Ellett got some whole-plant cannabis oil from a cancer patient in 2015, and tried treating Remie with small doses.
According to Ellett, her daughter's bronchial spasms that caused regular vomiting were soon under control, but the best moment would come three to four weeks later.
"I gave my daughter oil and at the age of 3 my daughter finally walked," Ellett recalled. "I came close to losing my daughter."
As her cannabis supply dwindled, Ellett drove to Colorado to obtain more. While the state legalized medical marijuana, Ellett couldn't buy any because she did not have a Colorado MMJ card.
According to Ellett, she ended up buying some bubble hash, and brought that home to make cannabis oil tinctures for her daughter.
Ellett later went up to Oregon, which doesn't have the same restrictions as Colorado when it comes to buying medical marijuana.
Toting Remie’s medical records with her, Ellett met with a doctor who specializes in treating people with medical marijuana and obtained what she needed.
Ellett started lobbying lawmakers in Utah about decriminalizing whole-plant cannabis for use as medical marijuana.
Republican state Sen. Mark Madsen wrote a medical marijuana bill, but it was narrowly defeated in March 2016.

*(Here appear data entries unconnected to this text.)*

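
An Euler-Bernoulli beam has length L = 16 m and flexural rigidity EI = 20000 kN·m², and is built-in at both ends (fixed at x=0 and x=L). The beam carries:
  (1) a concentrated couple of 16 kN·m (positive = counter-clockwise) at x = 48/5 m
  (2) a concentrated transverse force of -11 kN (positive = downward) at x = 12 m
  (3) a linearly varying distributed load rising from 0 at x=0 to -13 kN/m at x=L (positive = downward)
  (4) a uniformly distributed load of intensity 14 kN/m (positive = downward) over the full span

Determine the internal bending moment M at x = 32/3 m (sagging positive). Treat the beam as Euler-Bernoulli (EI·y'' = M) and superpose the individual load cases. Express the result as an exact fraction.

M(32/3) = 212149/8100 kN·m

Load 1 — applied couple M₀=16 kN·m at a=48/5 m (b=L-a=32/5):
  M_1 = R_Ax - M_A - M₀  [x>a] with R_A=36/25, M_A=128/25 = (36/25)·(32/3) - (128/25) - 16 = -144/25 kN·m
Load 2 — point force P=-11 kN at a=12 m (b=L-a=4):
  M_2 = Pb²(3a+b)x/L³ - Pab²/L²  [x≤a] = (-11)·4²·(3·12+4)·(32/3)/16³ - (-11)·12·4²/16² = -121/12 kN·m
Load 3 — triangular load w₀=-13 kN/m (0→w₀ over full span):
  M_3 = 3w₀Lx/20 - w₀L²/30 - w₀x³/(6L) = 3·(-13)·16·(32/3)/20 - (-13)·16²/30 - (-13)·(32/3)³/(6·16) = -23296/405 kN·m
Load 4 — uniform load w=14 kN/m over full span:
  M_4 = wLx/2 - wL²/12 - wx²/2 = 14·16·(32/3)/2 - 14·16²/12 - 14·(32/3)²/2 = 896/9 kN·m
Superposition: M = Σ M_i = 212149/8100 kN·m ≈ 26.191235 kN·m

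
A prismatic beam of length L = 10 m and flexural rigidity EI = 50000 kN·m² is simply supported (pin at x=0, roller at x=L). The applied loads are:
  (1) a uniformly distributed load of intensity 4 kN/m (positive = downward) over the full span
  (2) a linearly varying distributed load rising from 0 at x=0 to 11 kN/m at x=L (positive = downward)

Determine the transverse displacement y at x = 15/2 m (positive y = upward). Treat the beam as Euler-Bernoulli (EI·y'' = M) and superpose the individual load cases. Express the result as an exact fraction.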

Madsen was so upset that he announced he was leaving Utah for South America, noted The Salt Lake Tribune:
I've long since concluded that I desire more freedom in my individual life than I'm allowed to have in this state ... This state is not welcoming to people who want to live their lives and be free to make choices for themselves. There are a lot of people in this state who love to have people tell them what to do, and they've elected the right people to do that for them. These people will love to tell them what to do as much as possible. But not me, and that's why I'm not suited for this state.
A few months before the vote, in January 2016, Ellett was interviewed about medical marijuana on "The Thom Hartmann Program," a nationally syndicated radio show.

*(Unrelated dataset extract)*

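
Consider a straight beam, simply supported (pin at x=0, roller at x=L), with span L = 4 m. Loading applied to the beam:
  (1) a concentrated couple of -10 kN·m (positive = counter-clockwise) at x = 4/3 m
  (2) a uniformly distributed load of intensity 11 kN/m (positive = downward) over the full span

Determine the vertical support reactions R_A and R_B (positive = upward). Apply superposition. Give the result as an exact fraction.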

She recalled to The Free Thought Project how child protective services soon showed up at her home with copies of some of her Facebook postings:
After ["The Thom Hartmann Program"] the Utah Division of Child Family Services appeared at my door on Jan. 25, and with papers in hand they tried to question me, but I asked them to leave with my lawyer listening on the phone.
I then picked up the baby, left the milk on the table, checked the kids from school and left Utah while officers from all over the country were in full parade for 30 miles on the freeway to pay honor to a slain officer. In a way it was quite a dramatic and scary exit from Utah but I didn’t stop and we made it here.
I grabbed a box and threw in essentials such as meds and equipment and the kids’ clothes. I had to keep the car looking pretty cool and not as if we were leaving the state. The state car was parked outside my 11-year-old’s school and I checked her out before anyone could talk to her, telling the secretary we had a doctor appointment.
I acted like life was normal, and my daughter saw my face in the hall and we left as quickly as we could while trying to look like we were going to a doctor appt. But my daughter knew.
We had discussed this and I got all my kids in the car and I said, "Okay we talked about this before. Are you ready? Do you want to do this? If not I will take you to Dad’s house right now, but I have to go." The kids said they were ready and we left.